Boris Johnson quoted from the Lion King to No 10 staff on Friday morning, telling them “change is good” amid mass resignations.
The prime minister channelled the sage figure of Rafiki the mandrill as he attempted to boost morale, his spokesperson confirmed.
“As Rafiki in The Lion King says, change is good, and change is necessary even though it’s tough,” Johnson said..
It comes amid a wholesale clearout of Downing Street, sparked by the resignation on Thursday of policy chief Munira Mirza – an ally of 14 years – who criticised Johnson for his “scurrilous” Jimmy Savile attacks on the Labour leader, Keir Starmer.
After Mirza’s departure, resignations of four aides followed: Dan Rosenfield, chief of staff, Martin Reynolds, Johnson’s principal private secretary, Jack Doyle, director of communications, and Elena Narozanski, a No 10 policy unit member.
The Lion King comments mark another children’s story reference entering Johnson’s oeuvre of bizarre quotations, from Peppa Pig to James Bond to Kermit the Frog.
Peppa Pig
During a speech widely criticised as “rambling” and lacking seriousness, Johnson stunned the British business community by expounding the benefits of Peppa Pig World – and its mass transport system.

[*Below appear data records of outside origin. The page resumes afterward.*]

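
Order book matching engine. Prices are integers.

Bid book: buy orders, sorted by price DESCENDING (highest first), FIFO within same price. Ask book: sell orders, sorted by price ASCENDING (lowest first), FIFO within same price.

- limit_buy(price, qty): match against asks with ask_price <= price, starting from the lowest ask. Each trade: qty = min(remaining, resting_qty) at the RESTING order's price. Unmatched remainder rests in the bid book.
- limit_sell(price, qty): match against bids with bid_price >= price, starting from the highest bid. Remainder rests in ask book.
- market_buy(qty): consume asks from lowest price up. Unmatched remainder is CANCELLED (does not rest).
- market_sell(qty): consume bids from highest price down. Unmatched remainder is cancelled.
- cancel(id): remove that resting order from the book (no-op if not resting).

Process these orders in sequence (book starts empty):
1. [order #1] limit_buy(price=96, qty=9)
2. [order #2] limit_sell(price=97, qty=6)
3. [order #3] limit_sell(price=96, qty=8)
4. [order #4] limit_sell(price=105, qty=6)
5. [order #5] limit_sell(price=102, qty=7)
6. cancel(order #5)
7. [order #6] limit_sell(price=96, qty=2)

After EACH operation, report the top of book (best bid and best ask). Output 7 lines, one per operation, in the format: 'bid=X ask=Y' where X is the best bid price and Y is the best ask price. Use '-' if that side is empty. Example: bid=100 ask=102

After op 1 [order #1] limit_buy(price=96, qty=9): fills=none; bids=[#1:9@96] asks=[-]
After op 2 [order #2] limit_sell(price=97, qty=6): fills=none; bids=[#1:9@96] asks=[#2:6@97]
After op 3 [order #3] limit_sell(price=96, qty=8): fills=#1x#3:8@96; bids=[#1:1@96] asks=[#2:6@97]
After op 4 [order #4] limit_sell(price=105, qty=6): fills=none; bids=[#1:1@96] asks=[#2:6@97 #4:6@105]
After op 5 [order #5] limit_sell(price=102, qty=7): fills=none; bids=[#1:1@96] asks=[#2:6@97 #5:7@102 #4:6@105]
After op 6 cancel(order #5): fills=none; bids=[#1:1@96] asks=[#2:6@97 #4:6@105]
After op 7 [order #6] limit_sell(price=96, qty=2): fills=#1x#6:1@96; bids=[-] asks=[#6:1@96 #2:6@97 #4:6@105]

Answer: bid=96 ask=-
bid=96 ask=97
bid=96 ask=97
bid=96 ask=97
bid=96 ask=97
bid=96 ask=97
bid=- ask=96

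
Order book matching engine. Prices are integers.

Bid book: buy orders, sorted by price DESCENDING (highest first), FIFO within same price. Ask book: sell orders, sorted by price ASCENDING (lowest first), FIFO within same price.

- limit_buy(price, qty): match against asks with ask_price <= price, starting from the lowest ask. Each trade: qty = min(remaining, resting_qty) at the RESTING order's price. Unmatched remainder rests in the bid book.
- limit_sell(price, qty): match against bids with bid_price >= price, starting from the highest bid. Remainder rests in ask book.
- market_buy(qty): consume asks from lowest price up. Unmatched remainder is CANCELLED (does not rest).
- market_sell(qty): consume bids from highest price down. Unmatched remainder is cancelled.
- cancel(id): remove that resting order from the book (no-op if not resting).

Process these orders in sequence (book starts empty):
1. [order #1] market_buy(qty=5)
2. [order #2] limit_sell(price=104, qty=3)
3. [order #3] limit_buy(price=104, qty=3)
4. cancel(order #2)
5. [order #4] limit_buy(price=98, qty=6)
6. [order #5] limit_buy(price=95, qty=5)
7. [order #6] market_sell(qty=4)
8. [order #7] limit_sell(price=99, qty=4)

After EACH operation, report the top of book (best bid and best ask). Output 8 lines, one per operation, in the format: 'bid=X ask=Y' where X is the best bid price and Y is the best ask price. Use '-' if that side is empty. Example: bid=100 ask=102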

“Yesterday I went, as we all must, to Peppa Pig World. Hands up if you’ve been to Peppa Pig World,” Johnson asked the Confederation of British Industry in November.
“I loved it. Peppa Pig World is very much my kind of place,” he went on. “It has very safe streets, discipline in schools, heavy emphasis on new mass transit systems. Even if they’re a bit stereotypical about Daddy Pig.”
Kermit the Frog
Ahead of the UN Cop26 summit in Glasgow in November, Johnson was called a “clown” after referencing Kermit the Frog when making the case for going green.
“When Kermit the Frog sang It’s Not Easy Bein’ Green I want you to know he was wrong,” Johnson said. “It’s not only easy, it’s lucrative and it’s right to be green – and he was also unnecessarily rude to Miss Piggy, I thought.”
Rudyard Kipling
The prime minister was criticised for “incredible insensitivity” after reciting a poem by Rudyard Kipling, author of pro-empire work such as The White Man’s Burden, during a trip to Myanmar in 2017.
Johnson, then foreign secretary, recited the opening verse to The Road to Mandalay, including the line: “The temple bells they say / Come you back you English soldier.”
The British Empire ruled Myanmar – then called Burma – from 1824 to 1948.
The UK ambassador to Myanmar, Andrew Patrick, intervened, telling Johnson: “No. Not appropriate.”
James Bond
At Cop26, Johnson used James Bond to welcome world leaders to the UK.
“Welcome to Glasgow, and to Scotland, whose most globally famous fictional son is almost certainly a man called James Bond – who generally comes to the climax of his highly lucrative films strapped to a doomsday device desperately trying to work out which coloured wire to pull to turn it off,” he said.
“A red digital clock ticks down remorselessly to a detonation that will end human life as we know it, and we are in roughly the same position, my fellow global leaders, as James Bond today.
“Except that the tragedy is this is not a movie, and the doomsday device is real.”
Johnson seemed to flout climate activist Greta Thunberg’s advice during Cop26: “No more blah blah blah.”